Do they go above the ozone layer?" Well, if we can believe our astronauts,
they don't reach even that far. Their oft-times sacred experience
of seeing the earth from outer space is that there seem to be no
borders at all. Then I began thinking about what the world would
be like if there were no borders. We wouldn't have to cross them
and wait in long lines and present our passports numerous times
and pay taxes and fees. The merchants on one side of a border would
not have to pay tariffs to sell their merchandise on the other side.
We wouldn't need armies to defend them. We wouldn't have enemies
on the other side. We wouldn't have to bomb people on the other
side to keep them from getting too powerful or because we didn't
like their government. We wouldn't have people surrounded by a border
and then call them part of the "axis of evil". Hmm! Perhaps it sounds
na´ve and simplistic to consider a world without borders, but I
think I'll keep thinking, imagining and hoping.
That being said, our delegation did cross a border yesterday. We
had all arrived in Amman by late Sunday evening, February 2 or early
Monday morning, February 3, from the U.S., Canada, Scotland and
The Netherlands. Our first day in Amman was filled with meetings,
orientation and a bit of exploring around the neighborhood. At 6:30
p.m. several of our delegation went to the Iraqi embassy and found
that only part of our group had been given visas. It was determined
that it was only a technological glitch; one page of names had failed
to be faxed from Baghdad. So, in the morning another group from
the delegation made their way to the embassy and all visas were
Soon we were meeting in our hotel lobby with luggage and huge smiles
on our faces, ready to do what we had come for. Someone there commented
that he'd never seen a group of people so happy to be going to Iraq.
Our bus was waiting and by 10:30 we were settled and ready to move.
The trip began rather quietly as I began to realize just where we
were going and all of the implications that might mean. We stopped
along the highway for delicious kabobs and arrived at the Jordanian
border around 6:30 p.m. And yes, it is true; you do have to show
your passport and visa many times, first at the Jordanian check
point and then as you go into Iraq. The whole process took us almost
three hours, and then we were back on the road with an arrival in
Baghdad around 3 a.m. Tuesday morning. Needless to say, we fell
into our beds rather quickly at our hotel. The morning came all
too fast, but after breakfast, we met for worship and some orientation
with Iraq Peace Teams, a group of which CPT is a part. Then followed
a walking tour of the neighborhood, checking out local stores and
restaurants and just getting a feel for the city.
I began to wonder what it must be like to live here, with the threat
of imminent war and the possibility that bombs might drop any day.

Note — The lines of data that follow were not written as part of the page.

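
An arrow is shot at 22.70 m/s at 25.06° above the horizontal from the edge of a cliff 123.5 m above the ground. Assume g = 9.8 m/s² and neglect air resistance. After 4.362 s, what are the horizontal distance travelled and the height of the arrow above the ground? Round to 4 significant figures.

x = 89.70 m, y = 72.21 m

v_x = 22.70 cos 25.06° = 20.563 m/s; v_y0 = 22.70 sin 25.06° = 9.6150 m/s.
x = v_x t = 20.563 × 4.362 = 89.70 m.
y = 123.5 + v_y0 t − ½ g t² = 72.21 m.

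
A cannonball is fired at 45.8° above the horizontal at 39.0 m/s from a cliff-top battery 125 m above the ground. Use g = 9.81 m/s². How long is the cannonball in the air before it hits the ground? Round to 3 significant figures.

8.65 s

Vertical component: v_y = 39.0 sin 45.8° = 27.96 m/s.
Taking up as positive with launch at y = 125 m, landing at y = 0: 0 = 125 + 27.96 t − ½(9.81) t².
Solving 4.905 t² − 27.96 t − 125 = 0 gives t = [27.96 + √(27.96² + 4·4.905·125)] / 9.810 = 8.65 s.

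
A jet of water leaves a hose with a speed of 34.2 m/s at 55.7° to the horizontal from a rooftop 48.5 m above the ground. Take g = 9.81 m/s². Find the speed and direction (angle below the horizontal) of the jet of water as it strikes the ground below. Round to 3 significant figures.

46.1 m/s at 65.3° below the horizontal

v_x = 34.2 cos 55.7° = 19.27 m/s (constant).
|v_y| at impact = √((28.25)² + 2×9.81×48.5) = 41.83 m/s.
Speed = √(19.27² + 41.83²) = 46.1 m/s; angle = arctan(41.83/19.27) = 65.3° below horizontal.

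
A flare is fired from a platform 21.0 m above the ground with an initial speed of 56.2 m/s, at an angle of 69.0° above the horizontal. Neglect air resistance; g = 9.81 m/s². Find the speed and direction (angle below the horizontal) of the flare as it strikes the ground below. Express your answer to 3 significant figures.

59.8 m/s at 70.3° below the horizontal

v_x = 56.2 cos 69.0° = 20.14 m/s (constant).
|v_y| at impact = √((52.47)² + 2×9.81×21.0) = 56.26 m/s.
Speed = √(20.14² + 56.26²) = 59.8 m/s; angle = arctan(56.26/20.14) = 70.3° below horizontal.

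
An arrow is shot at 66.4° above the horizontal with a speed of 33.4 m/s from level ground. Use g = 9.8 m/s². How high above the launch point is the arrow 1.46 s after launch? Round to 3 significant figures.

v_y0 = 33.4 sin 66.4° = 30.61 m/s.
y(t) = v_y0 t − ½ g t² = 30.61×1.46 − 4.900×1.46² = 34.2 m.

34.2 m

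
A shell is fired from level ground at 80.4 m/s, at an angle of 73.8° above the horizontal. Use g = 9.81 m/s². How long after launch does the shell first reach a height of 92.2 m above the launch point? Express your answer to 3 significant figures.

1.30 s

v_y0 = 80.4 sin 73.8° = 77.21 m/s.
Set y = v_y0 t − ½ g t² = 92.2: 4.905 t² − 77.21 t + 92.2 = 0.
t = [77.21 ± √(5961 − 1809)] / 9.81 = (77.21 ± 64.44) / 9.81, giving t = 1.30 s or t = 14.4 s.
The shell is on the way up at the first time, so t = 1.30 s.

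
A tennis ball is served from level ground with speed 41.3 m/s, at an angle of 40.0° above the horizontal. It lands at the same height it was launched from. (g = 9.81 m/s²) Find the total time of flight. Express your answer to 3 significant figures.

Vertical component: v_y = 41.3 sin 40.0° = 26.55 m/s.
For a projectile landing at launch height, time of flight is t = 2 v_y / g = 2 × 26.55 / 9.81 = 5.41 s.

5.41 s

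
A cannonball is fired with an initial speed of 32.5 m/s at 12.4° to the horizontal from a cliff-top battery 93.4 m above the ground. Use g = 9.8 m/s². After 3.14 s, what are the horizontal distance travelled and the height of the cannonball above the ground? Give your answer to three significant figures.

x = 99.7 m, y = 67.0 m

v_x = 32.5 cos 12.4° = 31.74 m/s; v_y0 = 32.5 sin 12.4° = 6.979 m/s.
x = v_x t = 31.74 × 3.14 = 99.7 m.
y = 93.4 + v_y0 t − ½ g t² = 67.0 m.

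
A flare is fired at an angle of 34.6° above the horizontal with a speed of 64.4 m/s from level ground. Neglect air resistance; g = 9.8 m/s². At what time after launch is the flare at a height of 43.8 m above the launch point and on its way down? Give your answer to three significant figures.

v_y0 = 64.4 sin 34.6° = 36.57 m/s.
Set y = v_y0 t − ½ g t² = 43.8: 4.900 t² − 36.57 t + 43.8 = 0.
t = [36.57 ± √(1337 − 858.5)] / 9.8 = (36.57 ± 21.87) / 9.8, giving t = 1.50 s or t = 5.96 s.
On the way down corresponds to the larger root: t = 5.96 s.

5.96 s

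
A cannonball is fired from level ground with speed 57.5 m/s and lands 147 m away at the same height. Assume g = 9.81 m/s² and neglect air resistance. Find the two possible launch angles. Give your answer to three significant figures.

Level-ground range: R = v₀² sin(2θ)/g ⇒ sin 2θ = R g / v₀² = 147×9.81/57.5² = 0.4362.
2θ = arcsin(0.4362) = 25.86° or 180° − 25.86° = 154.14°.
So θ = 12.9° or θ = 77.1°.

12.9° and 77.1°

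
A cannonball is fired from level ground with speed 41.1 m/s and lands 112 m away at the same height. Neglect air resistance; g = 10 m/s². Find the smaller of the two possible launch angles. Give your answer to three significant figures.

20.8°

Level-ground range: R = v₀² sin(2θ)/g ⇒ sin 2θ = R g / v₀² = 112×10/41.1² = 0.6630.
2θ = arcsin(0.6630) = 41.53° or 180° − 41.53° = 138.47°.
So θ = 20.8° or θ = 69.2°.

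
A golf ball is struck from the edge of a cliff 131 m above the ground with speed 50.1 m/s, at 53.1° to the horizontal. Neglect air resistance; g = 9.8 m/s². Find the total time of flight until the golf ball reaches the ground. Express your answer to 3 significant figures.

10.7 s

Vertical component: v_y = 50.1 sin 53.1° = 40.06 m/s.
Taking up as positive with launch at y = 131 m, landing at y = 0: 0 = 131 + 40.06 t − ½(9.8) t².
Solving 4.900 t² − 40.06 t − 131 = 0 gives t = [40.06 + √(40.06² + 4·4.900·131)] / 9.800 = 10.7 s.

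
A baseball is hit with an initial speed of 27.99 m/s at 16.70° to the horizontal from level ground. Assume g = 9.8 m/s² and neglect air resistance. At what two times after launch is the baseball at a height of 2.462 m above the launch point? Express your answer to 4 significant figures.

0.4070 s and 1.234 s

v_y0 = 27.99 sin 16.70° = 8.0432 m/s.
Set y = v_y0 t − ½ g t² = 2.462: 4.900 t² − 8.0432 t + 2.462 = 0.
t = [8.0432 ± √(64.693 − 48.255)] / 9.8 = (8.0432 ± 4.0544) / 9.8, giving t = 0.4070 s or t = 1.234 s.
So the baseball is at 2.462 m at t = 0.4070 s (rising) and t = 1.234 s (falling).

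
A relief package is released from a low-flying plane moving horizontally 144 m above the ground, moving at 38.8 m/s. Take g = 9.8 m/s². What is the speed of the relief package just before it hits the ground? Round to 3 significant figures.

Fall time: t = √(2 × 144 / 9.8) = 5.421 s.
At impact: v_x = 38.8 m/s (unchanged), v_y = g t = 9.8 × 5.421 = 53.13 m/s.
Speed = √(v_x² + v_y²) = √(1505 + 2823) = 65.8 m/s.

65.8 m/s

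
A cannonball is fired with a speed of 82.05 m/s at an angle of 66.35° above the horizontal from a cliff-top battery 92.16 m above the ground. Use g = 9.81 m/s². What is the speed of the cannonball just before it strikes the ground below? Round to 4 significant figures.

92.41 m/s

v_x = 82.05 cos 66.35° = 32.914 m/s is unchanged throughout.
For the vertical component, v_y² = v_y0² + 2 g h = (75.159)² + 2×9.81×92.16 = 7457.1, so |v_y| = 86.355 m/s.
Impact speed = √(v_x² + v_y²) = √(1083.3 + 7457.1) = 92.41 m/s.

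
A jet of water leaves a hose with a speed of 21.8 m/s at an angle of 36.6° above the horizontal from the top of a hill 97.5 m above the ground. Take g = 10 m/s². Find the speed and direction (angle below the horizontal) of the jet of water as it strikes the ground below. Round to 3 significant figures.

49.2 m/s at 69.2° below the horizontal

v_x = 21.8 cos 36.6° = 17.50 m/s (constant).
|v_y| at impact = √((13.00)² + 2×10×97.5) = 46.03 m/s.
Speed = √(17.50² + 46.03²) = 49.2 m/s; angle = arctan(46.03/17.50) = 69.2° below horizontal.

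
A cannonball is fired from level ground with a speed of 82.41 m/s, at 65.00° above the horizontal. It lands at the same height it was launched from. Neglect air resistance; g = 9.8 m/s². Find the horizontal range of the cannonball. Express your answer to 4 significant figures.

Components: v_x = 82.41 cos 65.00° = 34.828 m/s, v_y = 82.41 sin 65.00° = 74.689 m/s.
Time of flight (same landing height): t = 2 v_y / g = 2 × 74.689 / 9.8 = 15.243 s.
Range: R = v_x · t = 34.828 × 15.243 = 530.9 m.

530.9 m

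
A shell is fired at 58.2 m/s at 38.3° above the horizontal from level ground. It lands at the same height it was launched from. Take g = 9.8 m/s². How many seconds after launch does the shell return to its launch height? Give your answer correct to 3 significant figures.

7.36 s

Vertical component: v_y = 58.2 sin 38.3° = 36.07 m/s.
For a projectile landing at launch height, time of flight is t = 2 v_y / g = 2 × 36.07 / 9.8 = 7.36 s.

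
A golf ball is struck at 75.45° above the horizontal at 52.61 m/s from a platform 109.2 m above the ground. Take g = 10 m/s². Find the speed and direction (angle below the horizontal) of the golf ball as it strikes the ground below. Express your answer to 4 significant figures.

v_x = 52.61 cos 75.45° = 13.217 m/s (constant).
|v_y| at impact = √((50.923)² + 2×10×109.2) = 69.117 m/s.
Speed = √(13.217² + 69.117²) = 70.37 m/s; angle = arctan(69.117/13.217) = 79.17° below horizontal.

70.37 m/s at 79.17° below the horizontal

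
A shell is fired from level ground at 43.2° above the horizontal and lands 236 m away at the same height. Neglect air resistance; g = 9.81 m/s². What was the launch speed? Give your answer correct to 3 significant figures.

48.2 m/s

On level ground, R = v₀² sin(2θ) / g, so v₀ = √(R g / sin 2θ).
sin(2 × 43.2°) = 0.9980.
v₀ = √(236 × 9.81 / 0.9980) = √2320 = 48.2 m/s.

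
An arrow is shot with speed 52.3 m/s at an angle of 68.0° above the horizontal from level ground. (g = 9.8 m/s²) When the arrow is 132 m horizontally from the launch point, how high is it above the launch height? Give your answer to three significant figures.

v_x = 52.3 cos 68.0° = 19.59 m/s, v_y0 = 52.3 sin 68.0° = 48.49 m/s.
Time to reach x = 132 m: t = x / v_x = 132 / 19.59 = 6.738 s.
y = v_y0 t − ½ g t² = 48.49×6.738 − 4.900×6.738² = 104 m.

104 m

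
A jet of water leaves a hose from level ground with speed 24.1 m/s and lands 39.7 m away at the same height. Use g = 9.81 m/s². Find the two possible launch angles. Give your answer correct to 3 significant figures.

Level-ground range: R = v₀² sin(2θ)/g ⇒ sin 2θ = R g / v₀² = 39.7×9.81/24.1² = 0.6705.
2θ = arcsin(0.6705) = 42.11° or 180° − 42.11° = 137.89°.
So θ = 21.1° or θ = 68.9°.

21.1° and 68.9°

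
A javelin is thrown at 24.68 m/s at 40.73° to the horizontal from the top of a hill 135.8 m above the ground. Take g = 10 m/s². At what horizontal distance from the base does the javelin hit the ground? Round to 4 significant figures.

Components: v_x = 24.68 cos 40.73° = 18.702 m/s, v_y = 24.68 sin 40.73° = 16.104 m/s.
Vertical: 0 = 135.8 + 16.104 t − ½(10) t² ⇒ 5.000 t² − 16.104 t − 135.8 = 0.
t = [16.104 + √(259.34 + 2716.0)] / 10.00 = 7.0651 s.
Horizontal: R = v_x · t = 18.702 × 7.0651 = 132.1 m.

132.1 m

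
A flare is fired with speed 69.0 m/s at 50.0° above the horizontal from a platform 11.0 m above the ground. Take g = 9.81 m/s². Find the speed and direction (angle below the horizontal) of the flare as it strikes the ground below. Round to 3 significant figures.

v_x = 69.0 cos 50.0° = 44.35 m/s (constant).
|v_y| at impact = √((52.86)² + 2×9.81×11.0) = 54.86 m/s.
Speed = √(44.35² + 54.86²) = 70.5 m/s; angle = arctan(54.86/44.35) = 51.0° below horizontal.

70.5 m/s at 51.0° below the horizontal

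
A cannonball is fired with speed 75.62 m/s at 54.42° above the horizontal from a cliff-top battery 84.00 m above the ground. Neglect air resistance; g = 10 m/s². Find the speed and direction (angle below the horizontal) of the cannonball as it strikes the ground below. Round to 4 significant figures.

86.01 m/s at 59.23° below the horizontal

v_x = 75.62 cos 54.42° = 43.999 m/s (constant).
|v_y| at impact = √((61.502)² + 2×10×84.00) = 73.909 m/s.
Speed = √(43.999² + 73.909²) = 86.01 m/s; angle = arctan(73.909/43.999) = 59.23° below horizontal.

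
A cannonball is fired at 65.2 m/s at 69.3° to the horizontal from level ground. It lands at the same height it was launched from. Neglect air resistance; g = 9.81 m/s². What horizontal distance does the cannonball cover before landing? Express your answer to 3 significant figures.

For level ground, R = v₀² sin(2θ) / g.
sin(2 × 69.3°) = sin 138.6° = 0.6613.
R = (65.2)² × 0.6613 / 9.81 = 287 m.

287 m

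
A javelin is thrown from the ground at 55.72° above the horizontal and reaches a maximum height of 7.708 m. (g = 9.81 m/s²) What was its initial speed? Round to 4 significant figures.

14.88 m/s

At maximum height v_y = 0, so (v₀ sin θ)² = 2 g H.
v₀ sin 55.72° = √(2 × 9.81 × 7.708) = 12.298 m/s.
v₀ = 12.298 / sin 55.72° = 12.298 / 0.8263 = 14.88 m/s.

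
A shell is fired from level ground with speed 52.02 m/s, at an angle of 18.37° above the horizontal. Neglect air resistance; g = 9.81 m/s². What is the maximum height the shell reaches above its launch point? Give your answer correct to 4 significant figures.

Vertical component of launch velocity: v_y = 52.02 sin 18.37° = 16.394 m/s.
At the highest point the vertical velocity is zero, so v_y² = 2 g h_max.
h_max = (16.394)² / (2 × 9.81) = 268.76 / 19.62 = 13.70 m.

13.70 m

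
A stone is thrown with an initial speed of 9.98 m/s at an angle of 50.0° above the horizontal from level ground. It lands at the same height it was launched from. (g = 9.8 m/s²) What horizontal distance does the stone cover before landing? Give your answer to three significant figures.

Components: v_x = 9.98 cos 50.0° = 6.415 m/s, v_y = 9.98 sin 50.0° = 7.645 m/s.
Time of flight (same landing height): t = 2 v_y / g = 2 × 7.645 / 9.8 = 1.560 s.
Range: R = v_x · t = 6.415 × 1.560 = 10.0 m.

10.0 m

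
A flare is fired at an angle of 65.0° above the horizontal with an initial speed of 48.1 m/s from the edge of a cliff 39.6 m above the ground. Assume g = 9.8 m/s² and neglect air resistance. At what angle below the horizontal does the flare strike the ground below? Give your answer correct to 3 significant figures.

v_x = 48.1 cos 65.0° = 20.33 m/s.
At impact |v_y| = √(v_y0² + 2 g h) = √(43.59² + 2×9.8×39.6) = 51.73 m/s.
Angle below horizontal = arctan(|v_y| / v_x) = arctan(51.73 / 20.33) = 68.5°.

68.5°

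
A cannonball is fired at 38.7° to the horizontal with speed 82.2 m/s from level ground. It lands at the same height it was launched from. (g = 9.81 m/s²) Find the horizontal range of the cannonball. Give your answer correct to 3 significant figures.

Components: v_x = 82.2 cos 38.7° = 64.15 m/s, v_y = 82.2 sin 38.7° = 51.39 m/s.
Time of flight (same landing height): t = 2 v_y / g = 2 × 51.39 / 9.81 = 10.48 s.
Range: R = v_x · t = 64.15 × 10.48 = 672 m.

672 m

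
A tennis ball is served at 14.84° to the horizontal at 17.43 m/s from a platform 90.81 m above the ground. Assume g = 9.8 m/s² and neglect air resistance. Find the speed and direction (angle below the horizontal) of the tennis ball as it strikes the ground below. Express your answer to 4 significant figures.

45.65 m/s at 68.34° below the horizontal

v_x = 17.43 cos 14.84° = 16.849 m/s (constant).
|v_y| at impact = √((4.4642)² + 2×9.8×90.81) = 42.424 m/s.
Speed = √(16.849² + 42.424²) = 45.65 m/s; angle = arctan(42.424/16.849) = 68.34° below horizontal.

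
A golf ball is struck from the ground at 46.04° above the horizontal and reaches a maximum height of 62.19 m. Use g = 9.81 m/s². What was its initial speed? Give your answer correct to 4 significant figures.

At maximum height v_y = 0, so (v₀ sin θ)² = 2 g H.
v₀ sin 46.04° = √(2 × 9.81 × 62.19) = 34.931 m/s.
v₀ = 34.931 / sin 46.04° = 34.931 / 0.7198 = 48.53 m/s.

48.53 m/s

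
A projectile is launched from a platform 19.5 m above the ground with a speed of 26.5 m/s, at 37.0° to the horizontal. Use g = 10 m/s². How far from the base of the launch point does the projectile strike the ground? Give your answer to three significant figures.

Components: v_x = 26.5 cos 37.0° = 21.16 m/s, v_y = 26.5 sin 37.0° = 15.95 m/s.
Vertical: 0 = 19.5 + 15.95 t − ½(10) t² ⇒ 5.000 t² − 15.95 t − 19.5 = 0.
t = [15.95 + √(254.4 + 390.0)] / 10.00 = 4.134 s.
Horizontal: R = v_x · t = 21.16 × 4.134 = 87.5 m.

87.5 m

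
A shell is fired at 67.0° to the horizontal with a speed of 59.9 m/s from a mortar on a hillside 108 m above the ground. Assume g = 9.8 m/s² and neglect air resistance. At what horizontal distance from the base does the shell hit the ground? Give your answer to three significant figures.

303 m

Components: v_x = 59.9 cos 67.0° = 23.40 m/s, v_y = 59.9 sin 67.0° = 55.14 m/s.
Vertical: 0 = 108 + 55.14 t − ½(9.8) t² ⇒ 4.900 t² − 55.14 t − 108 = 0.
t = [55.14 + √(3040 + 2117)] / 9.800 = 12.95 s.
Horizontal: R = v_x · t = 23.40 × 12.95 = 303 m.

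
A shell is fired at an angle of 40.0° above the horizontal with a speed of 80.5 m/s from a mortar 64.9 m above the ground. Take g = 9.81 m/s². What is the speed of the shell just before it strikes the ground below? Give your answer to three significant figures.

88.1 m/s

v_x = 80.5 cos 40.0° = 61.67 m/s is unchanged throughout.
For the vertical component, v_y² = v_y0² + 2 g h = (51.74)² + 2×9.81×64.9 = 3950, so |v_y| = 62.85 m/s.
Impact speed = √(v_x² + v_y²) = √(3803 + 3950) = 88.1 m/s.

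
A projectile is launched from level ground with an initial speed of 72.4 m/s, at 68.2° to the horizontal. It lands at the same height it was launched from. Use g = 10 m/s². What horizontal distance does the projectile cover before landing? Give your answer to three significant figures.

Components: v_x = 72.4 cos 68.2° = 26.89 m/s, v_y = 72.4 sin 68.2° = 67.22 m/s.
Time of flight (same landing height): t = 2 v_y / g = 2 × 67.22 / 10 = 13.44 s.
Range: R = v_x · t = 26.89 × 13.44 = 361 m.

361 m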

Next we went to the Amariyah Shelter, the place where on February
13, 1991, at 4 a.m. an American bomber dropped two bombs during
the Gulf war and 408 women and children died instantaneously. It
is now being maintained as a museum, a memorial to the horror that
war really is. We were told by our guide, Entisar, that there are
thirty-three other bomb shelters just like this one throughout the
city, but that if another war breaks out, people will be too frightened
to enter them. Where will they go?
The people I saw and talked with today seem a lot like me. Yes,
their skin may be a bit different color, their cultural customs
unlike mine and their language undecipherable to me, but somehow
I was able to look at them and see a sister and a brother with the
same hopes and desires and fears that I have. Just because they
are on the other side of a border, are they the enemy?